Possono più i silenzi che gli evviva confermare che Franco Maresco è un’eccellenza palermitana ma scomoda? Possono. I silenzi sui social, s’intende, le assenze ma anche le medie e lunghe distanze, prendendo tutto a termometro ormai scientificamente accettato degli umori collettivi, adulatori e detrattori, fans e cinefili tout court, perfino tifoserie similstadio. Anche se ormai la chincaglieria ideologica e iconografica del bastian contrario, del “nemico della contentezza”, del fuori dal coro fa un po’ parte della sua figura di intellettuale disorganico. Ma tant’è: con il suo «La mafia non è più quella di una volta» Franco Maresco ha vinto il Premio speciale della Giuria al Lido che non è robetta, che non è cosa di poco conto, è uno dei premi principali della quasi ottuagenaria kermesse veneziana, il quarto, se proprio vogliamo cardare lana caprina, in uno dei festival più importanti del mondo a celebrare la Settima Arte.

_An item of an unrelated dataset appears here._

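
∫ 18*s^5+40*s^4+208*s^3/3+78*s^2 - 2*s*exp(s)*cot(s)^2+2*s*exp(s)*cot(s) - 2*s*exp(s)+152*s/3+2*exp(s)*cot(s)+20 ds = s*(9*s^5 + 24*s^4 + 52*s^3 + 78*s^2 + 76*s + 6*exp(s)*cot(s) + 60)/3 + C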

Certo, come si prevedeva a Venezia non c’è andato, Maresco, paura dell’aereo, paura del pubblico oceanico e incontrollato, ma anche allergia al gran baraccone di divi e starlette, dei media che vogliono farti dire tutto e il contrario di tutto, dell’inviato che ti chiede il senso del film e non si capisce che ce l’abbiano mandato a scrivere se non è riuscito a cavarne uno. Un mondo non suo che pure questo mondo ha scelto – anche se su un’altra dimensione – per esistere. Ritira il premio…, la formula consueta. Per lui lo ha ritirato Rean Mazzone, il suo produttore storico e il produttore storico della geniale coppia Ciprì & Maresco quando i due filavano cinici d’amore e d’accordo. E anche stavolta il rito s’è consumato per interposta persona, con il patron di Ila Palma (che nei giorni scorsi aveva stilato, come pezza d’appoggio dell’assenza, quasi una diagnosi più che un breve elenco di motivazioni) che si è avviato serio e quasi solenne tra gli applausi della Sala Grande verso il palcoscenico con quella sua candida chioma fluente, quell’aria a metà tra nouveau philosophe e leader di un complesso beat fine anni Sessanta.
Adesso l’Istituto Luce-Cinecittà spedirà nelle sale la mafia secondo Maresco (anche Roberto Cicutto, patron della gloriosa istituzione, ha avuto come sempre occhio lungo). Il premio conquistato in Laguna potrebbe fare da catalizzatore di pubblico, far uscire dalla dimensione di nicchia una pellicola come questa collocata per quasi insulsa comodità nel genere della docufiction (già, cos’è docu? e cos’è fiction?, vai a capire e soprattutto vai a capire a che serve capirlo).
Ma soprattutto arricchirà, al di là delle solite, noiosissime fazioni, il dibattito su quanto sia cambiata davvero non tanto Palermo quanta una certa idea che alcuni palermitani hanno della loro città. Nel giorno in cui l’ennesima cantante neomelodica (come riporta Salvo Palazzolo su “la Repubblica”) si dissocia dal “sentire” di Cosa Nostra ma poi sale sul palco della festa di piazza e intona un brano sul rimpianto per lo «zio Franco», al secolo il boss Franco Inzerillo («Passo di Rigano te sta chiagnénno»), un film che inscena un concerto di neomelodici in memoria di Falcone e Borsellino non può che esserne non tanto un triste paradigma ma una più reale che surreale testimonianza. Non serve anche a questo, d’altronde, il cinema? E allora prego, entrate pure in sala e mettetevi scomodi.